La manière privilégiée par Kevin Warsh de lire l’inflation peut étayer son plaidoyer pour une vision plus conciliante des prix aujourd’hui, mais elle pourrait aussi limiter sa marge de manœuvre s’il devient président de la Federal Reserve.
Warsh, le candidat du président Donald Trump pour diriger la Fed, a déclaré mardi aux législateurs lors d’une audition au Sénat qu’il souhaite que la banque centrale se concentre davantage sur des mesures d’inflation tronquées plutôt que de s’appuyer principalement sur l’indice des prix des dépenses de consommation personnelle de base, privilégié de longue date par la Fed.
La distinction est importante car les indicateurs d’inflation peuvent orienter l’appréciation des responsables sur le maintien, la baisse ou la hausse des taux d’intérêt. La mesure core PCE de la Fed exclut l’alimentation et l’énergie, car ces catégories peuvent fortement fluctuer. Warsh a indiqué vouloir aller plus loin en écartant les variations de prix les plus extrêmes afin d’identifier plus clairement la tendance sous-jacente.
“What I’m most interested in is: What’s the underlying inflation rate? Not: What’s the one-time change in prices because of a change in geopolitics or change in beef?” a déclaré Warsh lors de l’audition.
Sur les chiffres actuels, cette approche semble étayer son argument. L’économiste de Bank of America Aditya Bhave a indiqué qu’un indicateur d’inflation tronquée sur 12 mois aurait affiché une moyenne de 2.3% et une médiane de 2.8% à fin février, contre 3% pour le core PCE. Warsh a qualifié la tendance de l’inflation de “quite favorable” lors de l’audition.

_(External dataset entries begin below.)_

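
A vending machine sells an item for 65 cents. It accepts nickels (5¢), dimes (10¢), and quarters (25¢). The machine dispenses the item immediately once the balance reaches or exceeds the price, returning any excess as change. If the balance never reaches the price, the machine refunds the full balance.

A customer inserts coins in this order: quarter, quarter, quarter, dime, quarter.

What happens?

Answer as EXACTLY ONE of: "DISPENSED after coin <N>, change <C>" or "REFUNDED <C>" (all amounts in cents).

Answer: DISPENSED after coin 3, change 10

Derivation:
Price: 65¢
Coin 1 (quarter, 25¢): balance = 25¢
Coin 2 (quarter, 25¢): balance = 50¢
Coin 3 (quarter, 25¢): balance = 75¢
  → balance >= price → DISPENSE, change = 75 - 65 = 10¢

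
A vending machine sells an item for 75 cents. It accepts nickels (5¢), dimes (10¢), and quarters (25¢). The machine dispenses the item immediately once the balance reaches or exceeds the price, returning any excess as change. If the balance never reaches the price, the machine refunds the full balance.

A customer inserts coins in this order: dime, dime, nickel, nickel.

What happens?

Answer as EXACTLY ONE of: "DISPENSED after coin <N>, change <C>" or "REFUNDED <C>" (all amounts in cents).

Answer: REFUNDED 30

Derivation:
Price: 75¢
Coin 1 (dime, 10¢): balance = 10¢
Coin 2 (dime, 10¢): balance = 20¢
Coin 3 (nickel, 5¢): balance = 25¢
Coin 4 (nickel, 5¢): balance = 30¢
All coins inserted, balance 30¢ < price 75¢ → REFUND 30¢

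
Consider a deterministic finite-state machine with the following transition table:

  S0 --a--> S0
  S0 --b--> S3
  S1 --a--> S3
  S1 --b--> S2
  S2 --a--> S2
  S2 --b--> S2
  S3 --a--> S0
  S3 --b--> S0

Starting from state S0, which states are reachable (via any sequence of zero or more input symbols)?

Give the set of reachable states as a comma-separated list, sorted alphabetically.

BFS from S0:
  visit S0: S0--a-->S0 (seen), S0--b-->S3 (new)
  visit S3: S3--a-->S0 (seen), S3--b-->S0 (seen)

Answer: S0, S3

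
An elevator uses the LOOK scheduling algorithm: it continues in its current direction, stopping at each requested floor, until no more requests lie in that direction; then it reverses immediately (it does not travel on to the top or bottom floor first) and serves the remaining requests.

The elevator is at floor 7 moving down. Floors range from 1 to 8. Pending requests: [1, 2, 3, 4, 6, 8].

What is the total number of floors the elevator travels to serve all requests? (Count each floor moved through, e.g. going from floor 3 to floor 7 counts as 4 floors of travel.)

Answer: 13

Derivation:
Start at floor 7 moving down, LOOK stop order: [6, 4, 3, 2, 1, 8]
  7 → 6: |6-7| = 1, total = 1
  6 → 4: |4-6| = 2, total = 3
  4 → 3: |3-4| = 1, total = 4
  3 → 2: |2-3| = 1, total = 5
  2 → 1: |1-2| = 1, total = 6
  1 → 8: |8-1| = 7, total = 13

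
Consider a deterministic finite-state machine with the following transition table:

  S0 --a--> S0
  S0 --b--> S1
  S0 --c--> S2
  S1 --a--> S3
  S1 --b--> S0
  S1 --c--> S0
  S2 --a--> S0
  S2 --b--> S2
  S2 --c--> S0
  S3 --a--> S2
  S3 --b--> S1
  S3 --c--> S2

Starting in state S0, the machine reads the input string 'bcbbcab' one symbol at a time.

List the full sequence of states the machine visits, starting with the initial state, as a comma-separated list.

Answer: S0, S1, S0, S1, S0, S2, S0, S1

Derivation:
Start: S0
  read 'b': S0 --b--> S1
  read 'c': S1 --c--> S0
  read 'b': S0 --b--> S1
  read 'b': S1 --b--> S0
  read 'c': S0 --c--> S2
  read 'a': S2 --a--> S0
  read 'b': S0 --b--> S1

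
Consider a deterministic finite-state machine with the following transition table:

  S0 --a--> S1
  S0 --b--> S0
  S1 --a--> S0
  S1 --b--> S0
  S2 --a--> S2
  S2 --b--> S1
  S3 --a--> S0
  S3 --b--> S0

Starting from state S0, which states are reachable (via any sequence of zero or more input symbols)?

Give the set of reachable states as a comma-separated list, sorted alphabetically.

Answer: S0, S1

Derivation:
BFS from S0:
  visit S0: S0--a-->S1 (new), S0--b-->S0 (seen)
  visit S1: S1--a-->S0 (seen), S1--b-->S0 (seen)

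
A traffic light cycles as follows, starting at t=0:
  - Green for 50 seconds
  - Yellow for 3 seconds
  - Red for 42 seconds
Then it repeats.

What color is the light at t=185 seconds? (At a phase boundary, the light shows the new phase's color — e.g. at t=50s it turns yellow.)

Cycle length = 50 + 3 + 42 = 95s
t = 185, phase_t = 185 mod 95 = 90
90 >= 53 → RED

Answer: red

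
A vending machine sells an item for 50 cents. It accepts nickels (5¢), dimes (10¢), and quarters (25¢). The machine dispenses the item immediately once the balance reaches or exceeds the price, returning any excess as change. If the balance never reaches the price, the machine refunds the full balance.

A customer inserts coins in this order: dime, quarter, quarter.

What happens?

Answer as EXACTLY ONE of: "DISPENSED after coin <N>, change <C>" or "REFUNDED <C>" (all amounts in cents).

Answer: DISPENSED after coin 3, change 10

Derivation:
Price: 50¢
Coin 1 (dime, 10¢): balance = 10¢
Coin 2 (quarter, 25¢): balance = 35¢
Coin 3 (quarter, 25¢): balance = 60¢
  → balance >= price → DISPENSE, change = 60 - 50 = 10¢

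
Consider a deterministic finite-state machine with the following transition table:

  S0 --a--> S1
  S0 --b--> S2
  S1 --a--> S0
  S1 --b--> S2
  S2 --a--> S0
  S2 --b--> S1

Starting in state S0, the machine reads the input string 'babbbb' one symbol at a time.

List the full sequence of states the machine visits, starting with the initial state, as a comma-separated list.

Answer: S0, S2, S0, S2, S1, S2, S1

Derivation:
Start: S0
  read 'b': S0 --b--> S2
  read 'a': S2 --a--> S0
  read 'b': S0 --b--> S2
  read 'b': S2 --b--> S1
  read 'b': S1 --b--> S2
  read 'b': S2 --b--> S1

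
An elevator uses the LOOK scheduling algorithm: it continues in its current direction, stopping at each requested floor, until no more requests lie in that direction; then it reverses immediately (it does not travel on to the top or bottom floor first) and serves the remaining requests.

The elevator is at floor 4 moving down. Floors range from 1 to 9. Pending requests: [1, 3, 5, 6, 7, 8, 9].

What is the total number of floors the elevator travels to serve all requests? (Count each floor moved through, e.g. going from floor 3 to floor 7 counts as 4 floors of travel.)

Start at floor 4 moving down, LOOK stop order: [3, 1, 5, 6, 7, 8, 9]
  4 → 3: |3-4| = 1, total = 1
  3 → 1: |1-3| = 2, total = 3
  1 → 5: |5-1| = 4, total = 7
  5 → 6: |6-5| = 1, total = 8
  6 → 7: |7-6| = 1, total = 9
  7 → 8: |8-7| = 1, total = 10
  8 → 9: |9-8| = 1, total = 11

Answer: 11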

Mais Bhave a averti mercredi que ce même cadre pourrait se retourner contre Warsh plus tard. Si seules les hausses de prix les plus extrêmes sont retirées, des augmentations moins marquées dans les catégories liées à l’alimentation ou à l’énergie pourraient rester prises en compte et pousser la mesure tronquée au‑dessus de l’indice core PCE.
Les données de Bank of America suggèrent que cela s’est déjà produit. Bhave a indiqué qu’un indicateur d’inflation à médiane tronquée était supérieur au core PCE en 2019 et 2020, une configuration qui aurait alors pointé vers une posture plus restrictive de la Fed.
Cela crée un test de crédibilité pour Warsh s’il prend la tête de la banque centrale. “To preserve Fed credibility and avoid optics of cherry picking, Warsh will need to stick with his preferred metrics even when they are outpacing the core,” a déclaré Bhave.
Le débat intervient alors que Warsh fait l’objet d’un examen sur sa propension éventuelle à orienter la politique monétaire selon les préférences de Trump. Lors de l’audition de mardi, Warsh a rejeté l’idée qu’il abaisserait les taux simplement parce que Trump le souhaiterait, tout en répondant à des questions sur sa richesse et son indépendance vis‑à‑vis du président.
Pour l’instant, la question pratique est moins de savoir si les mesures tronquées peuvent être utiles que de savoir si Warsh s’y fiera de manière constante lorsqu’elles ne soutiendront plus l’orientation de politique qu’il privilégie.